Recovery Manager v1.2

Reviewed by: Jack Reikel, January 2005
Published by: Winternals Software LP
Requires: Any PC running Windows Server 2003, Windows XP or
Windows 2000 or NT 4 with Service Pack 6a; Windows NT 4 systems in Active Directory domains also require the Active Directory Client Extension; protected client systems must be running Windows Server 2003, Windows XP, Windows 2000 or Windows NT 4 with Service Pack 6a and must have File & Printer Sharing and the C$ and Admin$ administrative shares enabled; systems running the Recovery Wizard to remotely repair other computers must run Windows Server 2003, Windows XP or Windows 2000
MSRP: $29.00 (each workstation), $299.00 (each server), $69.00 (each concurrent administrator) - minimums may apply, volume pricing available

Windows users sometimes live in fear—of bad patches automatically downloaded and installed by Windows update, of bad video driver installations, of poorly tested program installations which turn the Registry into corrupted mush—and have very few ways of easily alleviating that fear. Winternals Software is a developer of systems availability and performance programs for Microsoft-based computer networks. The company began life in 1996 and has produced a steady stream of useful software since then designed for use mainly in enterprise-wide applications. Recovery Manager is designed to restore unbootable or unstable computers suffering from damaged data or incorrectly installed files. It does its job by creating a database full of recovery points (based on dates and times) to which you can rollback your computer in order to restore its proper operation. Sounds like a great concept, yes?

Recovery Manager works by focusing exclusively on the Windows operating system, taking scheduled snapshots of critical system files and configuration settings. When virus attacks, faulty patches, buggy security updates, dumb user errors, corrupt drivers and other problems mess up a computer on your network, Recovery Manager can be used to remotely restore all or any part of the damaged OS and bring the machine back to life without overwriting data. For computers which will not boot at all, Recovery Manager lets you create a bootable recovery CD that can be used to get the dead system up and running again. Recovery Manager is not a hardware analysis wizard or hardware system utility of any kind.
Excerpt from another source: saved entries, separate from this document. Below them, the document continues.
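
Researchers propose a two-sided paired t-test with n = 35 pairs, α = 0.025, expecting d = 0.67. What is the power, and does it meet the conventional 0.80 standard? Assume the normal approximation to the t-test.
Power ≈ 0.96; the study is adequately powered (power ≥ 0.80)

Power calculation (paired t-test, normal approximation):
z_β = d · √n - z_{α/2}
z_β = 0.67 · √35 - 2.241
z_β = 0.67 · 5.916 - 2.241
z_β = 1.722

Power = Φ(z_β) = Φ(1.722) ≈ 0.957

Effect size d = 0.67 is medium by Cohen's convention (0.2/0.5/0.8).

Threshold: power ≥ 0.80 is conventionally adequate.
Power ≈ 0.96 → the study is adequately powered (power ≥ 0.80).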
Some of you may be wondering about Recovery Points and Restore Points. For the record, recovery points is a term used by Winternals and restore points is a term used by Microsoft. A recovery point is a specific record of a computer's system files and configuration settings on a particular date and time. Like a Windows XP restore point, a Recovery Point can be applied to undo harmful changes and to restore a system's settings and performance without losing recent work such as saved documents, e-mail, history or Favorites lists. But there are important differences between recovery points and restore points. For example, Winterals' recovery points operate across a network; Microsoft's restore points do not. Recovery Points can resurrect unbootable or locked-out computers; restore points are only useful as long as the computer on which they're stored remains accessible. Recovery points can be applied in their entirety or selectively for certain drivers, services and so on; restore points are full-system only. Recovery points can be created for Windows XP, 2000 and NT servers and workstations; restore points are restricted to XP. Microsoft's genuinely flaky System Restore function contains data which is easily corrupted rendering previously unstable systems totally unbootable; Winternals' recovery points are not subject to such instabilities.

In keeping with the Kickstartnews philosophy of "real reviews by real users" we installed Recovery Manager on a control workstation in a small but busy network environment (a segment with 2 servers, 6 workstations, 3 laptops). The program installs three things: a) the Microsoft Data Access Components (MDAC) interface, b) a free version of Microsoft SQL Server, and c) the Recovery Manager snap-in for the Microsoft Management Console (MMC) built into Windows. The point of the exercise was to set up Recovery Manager, create restore points automatically, and generally hope that one of the computers went down so that we could then see how well Recovery Manager works. The only problem was that after a week of normal use and some additional poking and prodding, none of the computers on the network showed any signs of going down. So we did the next best thing—we cheated. The simple act of overwriting a known good Windows system file with one we deliberately corrupted did the trick. We corrupted copies of some critical system and driver files by loading them into HexEdit (a binary editor), altering information, and saving the changes. We then used the newly corrupted copies, after booting into MS-DOS, to overwrite the good files. Needless to say, the corrupt files had the required effect with one system going down entirely (it became unbootable) and the other becoming ridiculously unstable (programs would not launch properly, random spontaneous restarts, etc). Prior to doing any of this, we used the scheduler in Recovery Manager to create intervals at which it automatically set recovery points for all the different computers on the network segment. The data for each recovery point is stored in a SQL Server database.

The main component of Recovery Manager is the MMC snap-in that provides full access to all of the recovery points for your system. Having a SQL Server installation on your computer is one thing, understanding how to access it is another matter altogether. Recovery Manager puts a friendly, easy to understand face on SQL Server through the snap-in.